The Nicaraguans were trying as hard as they could to appear beset, but the reality was somewhat different. A campaign organized by opponents of the regime was indeed under way. And it was an open secret that the contras, as they are known, were receiving advice and logistical assistance from the U.S. Central Intelligence Agency. Yet, by Western diplomatic estimates, only 2,000 to 3,000 rebels were involved in the insurgency, far too few to oust the increasingly unpopular Marxist-led Sandinista government, which is named after a Nicaraguan nationalist rebel of the 1930s, Augusto César Sandino, and took power in 1979 after the overthrow of Dictator Anastasio Somoza Debayle.
Although the overall results of the contra campaign are difficult to determine, it is having a dire effect in some areas. Rancho Grande, a hamlet of wooden and tin-roofed dwellings in the coffee-growing region of Matagalpa, 35 miles from the Honduran border, was struck by the rebels last week. Two members of the local militia force, numbering about 25, were killed, along with a French microbiologist, Pierre Grosjean, 32, who was visiting the area to study leishmaniasis, an ulcerating skin disease. After the Rancho Grande assault, Nicaraguan Defense Minister Humberto Ortega Saavedra, whose brother Daniel is coordinator of the Nicaraguan junta, declared confidently that "the counterrevolutionary forces are in serious difficulty."

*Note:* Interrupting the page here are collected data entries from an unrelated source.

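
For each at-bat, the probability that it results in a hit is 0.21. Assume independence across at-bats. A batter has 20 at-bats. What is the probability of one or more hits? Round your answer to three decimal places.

P(at least one) = 1 − P(none) = 1 − (1 − 0.21)^20
= 1 − 0.00896 = 0.99104

0.991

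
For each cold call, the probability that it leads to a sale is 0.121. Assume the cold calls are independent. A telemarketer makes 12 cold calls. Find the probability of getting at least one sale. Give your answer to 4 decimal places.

P(at least one) = 1 − P(none) = 1 − (1 − 0.121)^12
= 1 − 0.212748 = 0.787252

0.7873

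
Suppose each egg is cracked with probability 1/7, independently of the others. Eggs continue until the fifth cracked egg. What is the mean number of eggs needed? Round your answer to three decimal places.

35.000

Y = total eggs until the fifth success; negative binomial with r=5, p=0.142857.
E[Y] = r / p = 5 / 0.142857 = 35.00000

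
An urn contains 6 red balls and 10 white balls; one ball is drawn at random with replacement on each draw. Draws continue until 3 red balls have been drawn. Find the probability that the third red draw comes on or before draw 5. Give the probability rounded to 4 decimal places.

0.2752

Finishing within 5 draws ⇔ at least 3 successes in the first 5. With X ~ Binomial(5, 0.375), P(Y ≤ 5) = 1 − P(X ≤ 2).
  k=0: C(5,0)·0.375^0·0.625^5 = 0.095367
  k=1: C(5,1)·0.375^1·0.625^4 = 0.286102
  k=2: C(5,2)·0.375^2·0.625^3 = 0.343323
1 − 0.724792 = 0.275208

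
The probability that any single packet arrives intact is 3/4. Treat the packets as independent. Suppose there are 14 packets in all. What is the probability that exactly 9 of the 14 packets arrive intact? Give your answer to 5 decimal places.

0.14680

X ~ Binomial(n=14, p=0.75).
P(X=9) = C(14,9) · p^9 · (1−p)^5
= 2002 · 0.075085 · 0.00097656 = 0.1467964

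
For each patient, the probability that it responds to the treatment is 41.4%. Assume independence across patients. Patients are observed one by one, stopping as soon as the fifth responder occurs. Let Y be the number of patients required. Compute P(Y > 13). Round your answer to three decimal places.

0.315

Needing more than 13 patients ⇔ fewer than 5 successes in the first 13. With X ~ Binomial(13, 0.414), P(Y > 13) = P(X ≤ 4).
  k=0: C(13,0)·0.414^0·0.586^13 = 0.00096
  k=1: C(13,1)·0.414^1·0.586^12 = 0.00883
  k=2: C(13,2)·0.414^2·0.586^11 = 0.03741
  k=3: C(13,3)·0.414^3·0.586^10 = 0.09690
  k=4: C(13,4)·0.414^4·0.586^9 = 0.17115
P(X ≤ 4) = 0.31525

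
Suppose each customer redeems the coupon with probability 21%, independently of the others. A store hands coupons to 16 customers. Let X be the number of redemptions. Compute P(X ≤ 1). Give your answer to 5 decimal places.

X ~ Binomial(16, 0.21); P(X ≤ 1) = Σ C(16,k) p^k (1−p)^(16−k) over k:
  k=0: C(16,0)·0.21^0·0.79^16 = 0.0230162
  k=1: C(16,1)·0.21^1·0.79^15 = 0.0978916
Total = 0.1209078

0.12091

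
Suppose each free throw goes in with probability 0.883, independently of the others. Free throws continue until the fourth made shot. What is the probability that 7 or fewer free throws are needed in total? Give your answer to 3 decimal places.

0.995

Finishing within 7 free throws ⇔ at least 4 successes in the first 7. With X ~ Binomial(7, 0.883), P(Y ≤ 7) = 1 − P(X ≤ 3).
  k=0: C(7,0)·0.883^0·0.117^7 = 0.00000
  k=1: C(7,1)·0.883^1·0.117^6 = 0.00002
  k=2: C(7,2)·0.883^2·0.117^5 = 0.00036
  k=3: C(7,3)·0.883^3·0.117^4 = 0.00452
1 − 0.00489 = 0.99511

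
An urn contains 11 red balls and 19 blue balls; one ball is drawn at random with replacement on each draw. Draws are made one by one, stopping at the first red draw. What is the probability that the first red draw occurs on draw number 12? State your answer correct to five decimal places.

Geometric (trials to first success), p = 0.366667.
P(Y = 12) = (1−p)^11 · p = 0.0065759 · 0.366667 = 0.0024112

0.00241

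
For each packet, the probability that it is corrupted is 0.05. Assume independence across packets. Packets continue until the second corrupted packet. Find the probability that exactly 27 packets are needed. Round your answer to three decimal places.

Y = trial on which the second success occurs; negative binomial, r=2, p=0.05.
P(Y=27) = C(26,1) · p^2 · (1−p)^25
= 26 · 0.0025 · 0.27739 = 0.01803

0.018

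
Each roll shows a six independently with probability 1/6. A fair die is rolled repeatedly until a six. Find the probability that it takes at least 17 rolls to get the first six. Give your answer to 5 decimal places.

0.05409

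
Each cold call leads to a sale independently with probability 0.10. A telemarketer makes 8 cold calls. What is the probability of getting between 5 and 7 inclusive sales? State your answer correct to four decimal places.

0.0004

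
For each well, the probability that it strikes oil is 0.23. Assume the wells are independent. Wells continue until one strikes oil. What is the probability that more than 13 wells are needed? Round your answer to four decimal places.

0.0334

Y = number of wells to the first success; geometric, p = 0.23.
P(Y > 13) = P(first 13 all fail) = (1−p)^13 = 0.033449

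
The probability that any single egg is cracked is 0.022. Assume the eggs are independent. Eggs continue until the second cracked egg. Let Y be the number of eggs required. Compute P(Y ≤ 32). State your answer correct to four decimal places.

0.1560

Finishing within 32 eggs ⇔ at least 2 successes in the first 32. With X ~ Binomial(32, 0.022), P(Y ≤ 32) = 1 − P(X ≤ 1).
  k=0: C(32,0)·0.022^0·0.978^32 = 0.490731
  k=1: C(32,1)·0.022^1·0.978^31 = 0.353246
1 − 0.843977 = 0.156023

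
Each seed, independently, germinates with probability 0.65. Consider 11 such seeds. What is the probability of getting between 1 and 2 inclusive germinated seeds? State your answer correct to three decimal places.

0.002

X ~ Binomial(11, 0.65); P(1 ≤ X ≤ 2) = Σ C(11,k) p^k (1−p)^(11−k) over k:
  k=1: C(11,1)·0.65^1·0.35^10 = 0.00020
  k=2: C(11,2)·0.65^2·0.35^9 = 0.00183
Total = 0.00203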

From the contra side of the shifting battlefront, the opposite seemed to be true. TIME has learned that, for the first time last week, members of the rebel Nicaraguan Democratic Force (F.D.N.), a grouping of conservative and moderate Nicaraguans combined with former members of the Somoza National Guard, began coordinating their northern actions with another group operating in the country's south. Meanwhile, more than 175 Miskito Indians from Nicaragua's Atlantic coast have completed a rebel training course that will help them to lead as many as 8,000 of their alienated fellow Indians into battle against the Sandinistas. The F.D.N. also plans to send some of its members to Argentina for instruction in the use of shoulder-fired antiaircraft missiles.